—Matt Gwinta, B1Daily
The return of openly aggressive Western leadership, particularly under the new Trump administration, has laid bare an uncomfortable truth: the global security order was never designed to protect Africa. It was designed to contain it. As Washington once again leans on threats, sanctions, military posturing, and coercive diplomacy, African nations are being reminded that moral lectures about restraint only apply to those without power.

For decades, Africa has abided by the Treaty of Pelindaba, voluntarily binding itself as a nuclear-weapon-free zone in the name of peace and global responsibility. Meanwhile, the world’s most militarized states—chief among them the United States—continue to modernize their nuclear arsenals, withdraw from arms control agreements, and openly discuss force as a tool of policy. This imbalance is not accidental. It is structural.
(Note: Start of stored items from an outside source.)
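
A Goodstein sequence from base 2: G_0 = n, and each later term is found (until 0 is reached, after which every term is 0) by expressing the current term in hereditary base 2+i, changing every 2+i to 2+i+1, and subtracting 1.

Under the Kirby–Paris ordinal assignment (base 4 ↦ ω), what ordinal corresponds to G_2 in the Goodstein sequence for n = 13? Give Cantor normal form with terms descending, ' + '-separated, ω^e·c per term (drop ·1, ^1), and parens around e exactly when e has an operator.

ω^(ω + 1) + ω^3·3 + ω^2·3 + ω·3 + 3

i=0: 13 = 2^(2 + 1) + 2^2 + 1 (b=2); 2→3: 3^(3 + 1) + 3^3 + 1 = 109; 109−1 = 108
i=1: 108 = 3^(3 + 1) + 3^3 (b=3); 3→4: 4^(4 + 1) + 4^4 = 1280; 1280−1 = 1279
i=2: 1279 = 4^(4 + 1) + 3·4^3 + 3·4^2 + 3·4 + 3 (b=4); 4→5: 5^(5 + 1) + 3·5^3 + 3·5^2 + 3·5 + 3 = 16093; 16093−1 = 16092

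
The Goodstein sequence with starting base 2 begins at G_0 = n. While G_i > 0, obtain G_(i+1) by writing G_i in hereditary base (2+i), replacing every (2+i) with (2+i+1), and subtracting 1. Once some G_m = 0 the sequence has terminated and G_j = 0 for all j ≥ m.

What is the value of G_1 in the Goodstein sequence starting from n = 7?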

The argument is not that Africa desires destruction. It is that Africa has been systematically excluded from credible deterrence while being expected to endure intervention, destabilization, and regime manipulation without recourse. Libya’s fate remains a warning etched into the continent’s memory: a state that disarmed was later destroyed, its leader removed, and its society fractured, all under the banner of Western “security.” That lesson has not been forgotten.
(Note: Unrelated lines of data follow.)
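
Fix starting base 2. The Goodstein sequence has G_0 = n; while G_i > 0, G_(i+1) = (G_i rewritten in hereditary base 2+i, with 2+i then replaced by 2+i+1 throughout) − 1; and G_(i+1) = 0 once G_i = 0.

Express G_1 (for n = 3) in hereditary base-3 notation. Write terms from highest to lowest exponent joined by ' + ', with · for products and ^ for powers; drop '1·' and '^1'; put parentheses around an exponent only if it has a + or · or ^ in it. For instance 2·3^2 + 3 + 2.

3

step 0: 3 = 2 + 1; sub 3 for 2: 3 + 1; = 4; G_1 = 4−1 = 3
step 1: 3 = 3; sub 4 for 3: 4; = 4; G_2 = 4−1 = 3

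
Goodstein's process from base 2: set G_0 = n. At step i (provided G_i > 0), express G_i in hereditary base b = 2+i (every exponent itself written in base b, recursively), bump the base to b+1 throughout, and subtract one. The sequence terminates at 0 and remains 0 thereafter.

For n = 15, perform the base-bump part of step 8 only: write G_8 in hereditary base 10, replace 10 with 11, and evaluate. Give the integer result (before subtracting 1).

3138578427935

step 0: 15 = 2^(2 + 1) + 2^2 + 2 + 1; sub 3 for 2: 3^(3 + 1) + 3^3 + 3 + 1; = 112; G_1 = 112−1 = 111
step 1: 111 = 3^(3 + 1) + 3^3 + 3; sub 4 for 3: 4^(4 + 1) + 4^4 + 4; = 1284; G_2 = 1284−1 = 1283
step 2: 1283 = 4^(4 + 1) + 4^4 + 3; sub 5 for 4: 5^(5 + 1) + 5^5 + 3; = 18753; G_3 = 18753−1 = 18752
step 3: 18752 = 5^(5 + 1) + 5^5 + 2; sub 6 for 5: 6^(6 + 1) + 6^6 + 2; = 326594; G_4 = 326594−1 = 326593
step 4: 326593 = 6^(6 + 1) + 6^6 + 1; sub 7 for 6: 7^(7 + 1) + 7^7 + 1; = 6588345; G_5 = 6588345−1 = 6588344
step 5: 6588344 = 7^(7 + 1) + 7^7; sub 8 for 7: 8^(8 + 1) + 8^8; = 150994944; G_6 = 150994944−1 = 150994943
step 6: 150994943 = 8^(8 + 1) + 7·8^7 + 7·8^6 + 7·8^5 + 7·8^4 + 7·8^3 + 7·8^2 + 7·8 + 7; sub 9 for 8: 9^(9 + 1) + 7·9^7 + 7·9^6 + 7·9^5 + 7·9^4 + 7·9^3 + 7·9^2 + 7·9 + 7; = 3524450281; G_7 = 3524450281−1 = 3524450280
step 7: 3524450280 = 9^(9 + 1) + 7·9^7 + 7·9^6 + 7·9^5 + 7·9^4 + 7·9^3 + 7·9^2 + 7·9 + 6; sub 10 for 9: 10^(10 + 1) + 7·10^7 + 7·10^6 + 7·10^5 + 7·10^4 + 7·10^3 + 7·10^2 + 7·10 + 6; = 100077777776; G_8 = 100077777776−1 = 100077777775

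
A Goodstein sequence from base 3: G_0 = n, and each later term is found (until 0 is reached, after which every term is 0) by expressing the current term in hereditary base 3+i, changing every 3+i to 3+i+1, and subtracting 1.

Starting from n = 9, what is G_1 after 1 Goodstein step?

15

base 3: 9 = 3^2; at 4: 4^2 = 16; next = 15
base 4: 15 = 3·4 + 3; at 5: 3·5 + 3 = 18; next = 17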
Nuclear weapons have never been about morality; they have always been about leverage. States that possess them are treated as untouchable, negotiated with rather than dictated to. States without them are sanctioned, bombed, or coerced when they defy Western interests. The Trump administration’s renewed hostility toward the Global South, its dismissal of multilateral norms, and its embrace of unilateral force only sharpen this divide.

Africa’s continued commitment to non-nuclear status would be admirable if the international system were fair. It is not. The continent faces expanding foreign military bases, proxy conflicts, economic warfare, and political interference, yet is told that even discussing strategic deterrence is irresponsible. This double standard reveals that non-proliferation, as currently enforced, functions less as a peace mechanism and more as a gatekeeping tool to preserve Western military dominance.
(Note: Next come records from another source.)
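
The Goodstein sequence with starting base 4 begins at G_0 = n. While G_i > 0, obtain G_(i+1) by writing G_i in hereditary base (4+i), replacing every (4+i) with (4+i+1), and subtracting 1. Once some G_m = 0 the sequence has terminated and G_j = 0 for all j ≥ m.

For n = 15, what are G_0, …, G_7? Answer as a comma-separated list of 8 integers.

15, 17, 19, 21, 23, 24, 25, 26

(0) 15|_4 = 3·4 + 3 ↦ 3·5 + 3|_5 = 18 ⇒ 17
(1) 17|_5 = 3·5 + 2 ↦ 3·6 + 2|_6 = 20 ⇒ 19
(2) 19|_6 = 3·6 + 1 ↦ 3·7 + 1|_7 = 22 ⇒ 21
(3) 21|_7 = 3·7 ↦ 3·8|_8 = 24 ⇒ 23
(4) 23|_8 = 2·8 + 7 ↦ 2·9 + 7|_9 = 25 ⇒ 24
(5) 24|_9 = 2·9 + 6 ↦ 2·10 + 6|_10 = 26 ⇒ 25
(6) 25|_10 = 2·10 + 5 ↦ 2·11 + 5|_11 = 27 ⇒ 26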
At minimum, Africa must confront whether existing treaties genuinely serve its security interests in a world where power is respected more than principle. Strategic autonomy—whether through unified defense structures, advanced deterrence doctrines, or a fundamental renegotiation of global security norms—can no longer be postponed. Blind faith in Western restraint has proven dangerous.
The question facing Africa is not whether it values peace. It is whether peace without power is sustainable in an era where Western aggression is once again openly embraced at the highest levels of government. Ignoring that reality does not make the continent safer—it makes it vulnerable.